Diagonals and algebraicity modulo $p$: a sharper degree bound
Boris Adamczewski, Alin Bostan, Xavier Caruso
TL;DR
The paper proves a sharp, elementary validation of Deligne's modulo-$p$ diagonal theorem by recasting diagonals as residues and employing a refined multivariate Christol framework via section operators. It establishes a concrete polynomial-type bound on the $p$-adic algebraic degree $d_p$, with $d_p \, ext{bounded by}\, p^N$ where $N$ is explicitly determined from the degree $d$ and height $h$ (and, more generally, from generalized diagonals via Newton polytopes). It introduces a generalized-diagonal machinery and uses Newton-polytope arguments to bound the Frobenius-orbit dimensions, avoiding inductive geometric arguments. The results yield effective, uniform bounds and have algorithmic consequences for computing diagonals modulo $p$, with potential connections to geometric invariants like genus.
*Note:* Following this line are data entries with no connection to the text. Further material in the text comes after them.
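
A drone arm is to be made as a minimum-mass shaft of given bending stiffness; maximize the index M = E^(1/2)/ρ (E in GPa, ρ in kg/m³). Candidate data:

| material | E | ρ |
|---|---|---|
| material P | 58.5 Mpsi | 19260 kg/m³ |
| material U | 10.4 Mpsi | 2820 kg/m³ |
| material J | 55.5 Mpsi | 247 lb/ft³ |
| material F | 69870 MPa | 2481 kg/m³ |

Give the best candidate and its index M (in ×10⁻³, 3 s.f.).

material J, M = 4.94×10⁻³

Normalizing units and computing the index:
  material P: E = 403.3 GPa, ρ = 19260 kg/m³
  material U: E = 71.71 GPa, ρ = 2820 kg/m³
  material J: E = 382.7 GPa, ρ = 3957 kg/m³
  material F: E = 69.87 GPa, ρ = 2481 kg/m³
  material J: M = 4.94×10⁻³
  material F: M = 3.37×10⁻³
  material U: M = 3.00×10⁻³
  material P: M = 1.04×10⁻³
Highest index: material J.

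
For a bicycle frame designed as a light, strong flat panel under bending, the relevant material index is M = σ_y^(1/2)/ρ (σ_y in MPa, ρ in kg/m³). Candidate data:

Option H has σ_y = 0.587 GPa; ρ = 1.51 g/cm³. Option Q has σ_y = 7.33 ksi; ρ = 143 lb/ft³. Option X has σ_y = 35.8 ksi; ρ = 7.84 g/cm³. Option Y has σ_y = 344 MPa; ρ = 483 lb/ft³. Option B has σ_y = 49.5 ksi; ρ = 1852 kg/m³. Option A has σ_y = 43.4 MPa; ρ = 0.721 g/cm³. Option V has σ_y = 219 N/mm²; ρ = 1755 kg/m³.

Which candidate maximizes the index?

After converting to SI:
  option H: σ_y = 587.0 MPa, ρ = 1510 kg/m³
  option Q: σ_y = 50.54 MPa, ρ = 2291 kg/m³
  option X: σ_y = 246.8 MPa, ρ = 7840 kg/m³
  option Y: σ_y = 344.0 MPa, ρ = 7737 kg/m³
  option B: σ_y = 341.3 MPa, ρ = 1852 kg/m³
  option A: σ_y = 43.40 MPa, ρ = 721.0 kg/m³
  option V: σ_y = 219.0 MPa, ρ = 1755 kg/m³
  option H: M = 16.0×10⁻³
  option B: M = 9.98×10⁻³
  option A: M = 9.14×10⁻³
  option V: M = 8.43×10⁻³
  option Q: M = 3.10×10⁻³
  option Y: M = 2.40×10⁻³
  option X: M = 2.00×10⁻³
Option H has the largest M.

option H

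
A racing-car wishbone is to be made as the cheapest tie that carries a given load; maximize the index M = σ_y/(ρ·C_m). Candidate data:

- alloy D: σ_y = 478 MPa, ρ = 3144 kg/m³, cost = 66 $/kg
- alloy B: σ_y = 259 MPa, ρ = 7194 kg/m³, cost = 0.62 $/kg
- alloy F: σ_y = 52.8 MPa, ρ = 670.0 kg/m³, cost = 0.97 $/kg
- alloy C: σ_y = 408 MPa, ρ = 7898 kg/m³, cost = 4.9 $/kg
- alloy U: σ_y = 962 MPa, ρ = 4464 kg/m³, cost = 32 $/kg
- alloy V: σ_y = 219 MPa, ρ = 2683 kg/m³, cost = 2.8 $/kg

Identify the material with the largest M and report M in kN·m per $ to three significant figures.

Per-candidate index values:
  alloy F: M = 81.2 kN·m per $
  alloy B: M = 58.1 kN·m per $
  alloy V: M = 29.2 kN·m per $
  alloy C: M = 10.5 kN·m per $
  alloy U: M = 6.73 kN·m per $
  alloy D: M = 2.30 kN·m per $
The maximum is for alloy F.

alloy F, M = 81.2 kN·m per $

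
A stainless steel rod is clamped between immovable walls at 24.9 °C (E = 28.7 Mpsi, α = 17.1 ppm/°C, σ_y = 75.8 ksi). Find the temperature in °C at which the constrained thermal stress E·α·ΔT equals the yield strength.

E = 28.7 Mpsi = 197.9 GPa.
σ_y = 75.8 ksi = 522.6 MPa.
E·α·ΔT = 522.6 MPa ⇒ ΔT = 522.6 / (197.9×10³ × 17.1×10⁻⁶) = 154.5 K.
T = 24.9 + 154.5 = 179.4 °C.

179 °C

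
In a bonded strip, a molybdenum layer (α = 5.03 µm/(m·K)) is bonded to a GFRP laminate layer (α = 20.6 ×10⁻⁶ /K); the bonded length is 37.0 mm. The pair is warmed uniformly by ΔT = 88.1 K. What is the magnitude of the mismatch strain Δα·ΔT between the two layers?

1.37×10⁻³

Δα = |5.03 − 20.6|×10⁻⁶/K = 15.6×10⁻⁶/K.
Mismatch strain = Δα·ΔT = 15.6×10⁻⁶ × 88.1 = 1.37×10⁻³.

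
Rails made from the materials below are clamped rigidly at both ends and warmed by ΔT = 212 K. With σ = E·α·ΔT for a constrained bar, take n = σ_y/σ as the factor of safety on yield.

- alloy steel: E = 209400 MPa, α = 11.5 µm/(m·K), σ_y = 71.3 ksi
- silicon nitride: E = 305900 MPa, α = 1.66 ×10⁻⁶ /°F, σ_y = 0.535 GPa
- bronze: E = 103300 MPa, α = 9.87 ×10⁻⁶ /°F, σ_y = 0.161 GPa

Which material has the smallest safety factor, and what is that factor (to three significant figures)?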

Overall, the work sharpens the understanding of how diagonals of multivariate algebraic series behave modulo primes and provides practical, polynomial bounds on their algebraic degrees.
Abstract
In 1984, Deligne proved that for any prime number $p$, the reduction modulo $p$ of the diagonal of a multivariate algebraic power series with integer coefficients is algebraic over the field of rational functions with coefficients in $\mathbb F_p$. Moreover, he conjectured that the algebraic degrees $d_p$ of these functions should grow at most polynomially in $p$. In this article, we provide a new and elementary proof of Deligne's theorem, which yields the first general polynomial bound on $d_p$ with an explicit and reasonable degree.